“Maddeci”likten Kaçış

Teorik ve politik bağlamlarda farklı anlamlar taşıyabilen “maddecilikten kaçış” kavramı, genel olarak, ekonomik altyapının belirleyiciliğinden uzaklaşarak ideolojik, kültürel veya manevi unsurlara aşırı vurgu yapmayı ifade eder.
Kurtuluş Aladağ / Felsefi bağlamda, maddecilik, evrenin ve toplumsal gerçekliğin maddi temeller üzerine inşa edildiğini ve bilincin, ruhun ya da manevi unsurların maddi süreçlerin bir ürünü olduğunu savunur. Buna karşılık, idealizm, bilincin ya da düşüncenin maddi gerçeklikten bağımsız ya da ondan üstün olduğunu öne sürer.
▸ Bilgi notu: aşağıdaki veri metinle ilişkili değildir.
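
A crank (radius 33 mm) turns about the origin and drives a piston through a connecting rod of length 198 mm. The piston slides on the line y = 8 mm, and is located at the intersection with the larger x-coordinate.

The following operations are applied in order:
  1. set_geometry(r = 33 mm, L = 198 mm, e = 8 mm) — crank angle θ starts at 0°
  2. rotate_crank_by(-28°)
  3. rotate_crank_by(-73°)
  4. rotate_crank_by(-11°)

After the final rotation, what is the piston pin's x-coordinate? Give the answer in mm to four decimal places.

set_geometry: r = 33 mm, L = 198 mm, e = 8 mm; θ ← 0°
rotate_crank_by(-28°): θ ← 0° -28° = -28°
rotate_crank_by(-73°): θ ← -28° -73° = -101°
rotate_crank_by(-11°): θ ← -101° -11° = -112°
crank pin P = (r cos θ, r sin θ) = (-12.362018, -30.597067)
h = r sin θ − e = -30.597067 − 8 = -38.597067
x = r cos θ + √(L² − h²) = -12.362018 + √(39204.0 − 1489.7336) = -12.362018 + 194.201613 = 181.839595

181.8396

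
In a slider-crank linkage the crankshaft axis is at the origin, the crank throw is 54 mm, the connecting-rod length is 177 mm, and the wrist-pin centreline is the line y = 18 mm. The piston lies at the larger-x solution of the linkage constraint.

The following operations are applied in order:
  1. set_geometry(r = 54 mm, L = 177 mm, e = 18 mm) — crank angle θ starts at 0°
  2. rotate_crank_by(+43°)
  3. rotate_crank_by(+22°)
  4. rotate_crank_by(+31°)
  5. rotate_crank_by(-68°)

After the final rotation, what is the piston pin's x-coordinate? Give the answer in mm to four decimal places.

set_geometry: r = 54 mm, L = 177 mm, e = 18 mm; θ ← 0°
rotate_crank_by(+43°): θ ← 0° +43° = 43°
rotate_crank_by(+22°): θ ← 43° +22° = 65°
rotate_crank_by(+31°): θ ← 65° +31° = 96°
rotate_crank_by(-68°): θ ← 96° -68° = 28°
crank pin P = (r cos θ, r sin θ) = (47.679170, 25.351464)
h = r sin θ − e = 25.351464 − 18 = 7.351464
x = r cos θ + √(L² − h²) = 47.679170 + √(31329.0 − 54.0440) = 47.679170 + 176.847267 = 224.526437

224.5264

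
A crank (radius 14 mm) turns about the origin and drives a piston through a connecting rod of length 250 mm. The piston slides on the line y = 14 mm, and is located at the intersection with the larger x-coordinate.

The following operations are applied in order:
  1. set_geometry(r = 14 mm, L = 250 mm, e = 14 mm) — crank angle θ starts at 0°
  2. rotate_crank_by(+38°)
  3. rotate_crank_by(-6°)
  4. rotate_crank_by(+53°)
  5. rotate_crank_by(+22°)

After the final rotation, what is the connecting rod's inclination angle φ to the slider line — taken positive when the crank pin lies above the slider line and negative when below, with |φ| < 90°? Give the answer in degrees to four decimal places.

set_geometry: r = 14 mm, L = 250 mm, e = 14 mm; θ ← 0°
rotate_crank_by(+38°): θ ← 0° +38° = 38°
rotate_crank_by(-6°): θ ← 38° -6° = 32°
rotate_crank_by(+53°): θ ← 32° +53° = 85°
rotate_crank_by(+22°): θ ← 85° +22° = 107°
crank pin P = (r cos θ, r sin θ) = (-4.093204, 13.388267)
h = r sin θ − e = 13.388267 − 14 = -0.611733
sin φ = h / L = -0.611733 / 250 = -0.00244693
φ = arcsin(-0.00244693) = -0.140199°

-0.1402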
“Maddecilikten kaçış”, bu bağlamda, materyalist açıklamaları reddederek idealist veya dualist (madde ve ruhu ayrı kabul eden) yaklaşımlara yönelmeyi ifade eder.
Marksist felsefede, tarihsel materyalizm, toplumsal değişimi ekonomik üretim ilişkileri ve sınıf mücadeleleri üzerinden açıklar. Ancak bazı düşünürler, bu açıklamayı “mekanik” ya da “indirgemeci” bularak, kültürel, dini veya manevi unsurları daha fazla merkeze alan yaklaşımlara yönelmişlerdir. Bu tür yönelimler, “maddecilikten kaçış” olarak değerlendirilebilir.
20. yüzyılda, bazı Marksist düşünürler (örneğin, Antonio Gramsci), kültürel hegemonya gibi kavramlarla maddi temellerin ötesine geçerek ideolojik ve kültürel unsurlara daha fazla ağırlık vermişlerdir. Bu, “maddecilikten kaçış” olarak yorumlanmıştır, ancak Gramsci’nin kendisi bu yaklaşımı materyalist bir çerçevede temellendirmiştir.
Marksist teoride, “maddecilikten kaçış” kavramı, tarihsel materyalizmin temel ilkelerinden sapma olarak değerlendirilebilir. Marksizm, toplumsal gerçekliği anlamak için ekonomik altyapının (üretim ilişkileri, üretim araçları) belirleyici olduğunu ve üstyapının (kültür, hukuk, din, ideoloji) bu altyapı tarafından şekillendirildiğini savunur.
Bazı Marksist düşünürler veya Marksizm’den etkilenen akımlar, bu altyapı – üstyapı ilişkisini katı bir şekilde yorumlamayı reddederek, üstyapının daha özerk bir rol oynadığını öne sürmüşlerdir. Bu, “maddecilikten kaçış” olarak yorumlanabilir.
Frankfurt Okulu gibi Marksist akımlar, klasik Marksizmin ekonomik determinizmini eleştirerek kültürel ve ideolojik unsurlara daha fazla vurgu yapmışlardır. Bu, geleneksel Marksistler tarafından “maddecilikten kaçış” olarak görülmüştür.
Ernesto Laclau ve Chantal Mouffe gibi post-Marksist düşünürler ise, Marksizmin sınıf merkezli analizini reddederek, kimlik, söylem ve kültürel hegemonya gibi konuları merkeze almışlardır. Bu tür yaklaşımlar, klasik Marksist perspektiften bakıldığında, “maddecilikten kaçış”ın örnekleri olarak değerlendirilebilir.
Toplumsal ve politik düzeyde, “maddecilikten kaçış”, ekonomik ve sınıfsal temelli analizlerden uzaklaşarak, kimlik, kültür, din veya etnisite gibi unsurları merkeze alan yaklaşımları ifade eder.
Örneğin, 20. yüzyılın ikinci yarısında, sınıf mücadelesine dayalı politik hareketlerin yerini kimlik (feminizm, etnik hareketler, çevrecilik vb.) politikalarına bıraktığını görürüz. Bu dönüşümler, bazı Marksist teorisyenler tarafından, maddi gerçeklikten uzaklaşma ve idealist bir çerçeveye kayma olarak eleştirilmiştir.
Ulusal kurtuluş hareketleri gibi hareketler ise, sınıf mücadelesini ikinci plana atarak ulusal kimlik veya kültürel değerler üzerine yoğunlaşmıştır. Bu durum, Marksist perspektiften bakıldığında, “maddecilikten kaçış” olarak değerlendirilebilir.